When you obtain mortgage, you commit yourself to making timely payments. Continually missing payments can have serious consequences. And if the outstanding loan becomes much of a struggle to pay-off, the bank can run after your property and foreclose it. They will sell your property (usually through auction) and any proceeds will then be used to pay off your loan.
If this happens, you may think of options to keep your house. If you think you cannot afford to pay your payments for now, you may ask your lenders to temporarily hold your payments and give you other repayment options. If your mortgage becomes too expensive because of inflating rates, you may opt to refinance. However, there may come a time when these options are no longer feasible (not even with short sale). When this happens, bankruptcy may come across your mind.
But before jumping to this option, one should think deep and hard before filing bankruptcy. If you file for this and plan to get a new house sooner, this may not be possible. Bankruptcy has serious effects to your ability to obtain a house; even if you plan to rent. It can also affect your ability to get employed. Hence, filing for bankruptcy can only be done if all other options have been exhausted.
Bankruptcy can lower your credit scores. In United States, credit scores have bearing on many things. Having bad credit scores makes it harder for you to obtain a loan like mortgage. For some, they can get a loan but interest rates are really expensive; thus, making it even more difficult to pay back. And take note, getting approved for mortgage even with expensive interest rates would not happen right after you have filed for bankruptcy. It could even take years depending on the lender. But other says you can get mortgage after 2 years but as mentioned above, rates are sky-high.
This is how bankruptcy can affect your ability to purchase a home: through your mortgage. Good for you if you can afford to pay your homes in cash. That shouldn't be a problem. But most people rely on mortgage to make their purchase. If bankruptcy is on file, rejection is inevitable. And you may have to hold back on purchasing homes. If rates are low and the housing market is favorable to the buyer, you may have to forego this opportunity.
Bankruptcy is reflected on your credit report for 7 to 10 years, depending on the type you filed. So expect for years, you credit scores wouldn't look attractive for lenders. However, your dream of purchasing a home should not stop there. As they say, in 2 years time (from the discharge of debt) you can already obtain a mortgage. For you to get better deals than what is expected, you must be able to rebuild your credit within that span of time.

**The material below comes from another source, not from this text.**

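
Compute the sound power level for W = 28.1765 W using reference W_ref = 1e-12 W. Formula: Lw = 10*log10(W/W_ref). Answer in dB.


W / W_ref = 28.1765 / 1e-12 = 2.81765e+13
Lw = 10 * log10(2.81765e+13) = 134.5 dB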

Bankruptcy is an opportunity for people to renew their credit. It wipes out the old debt to be able to start new. But you really do not have to wait for 7 or 10 years to get a new loan. If you really want to pursue your dream of owning a house, rebuilding credit is the only the answer. There are many ways to do it. You can get a secured debt. Obtain loans from creditors, who accept the recently bankrupt. However, one must ensure that payment is done on-time and that any payment activities made shall be reported to the major credit reporting agencies like Experian, Equifax and Transunion.
After doing these things, a new life with new loans will begin. And sooner or later, you will get back on track; getting new credit cards and making major purchases through loans. But this time, with better rates and better deals.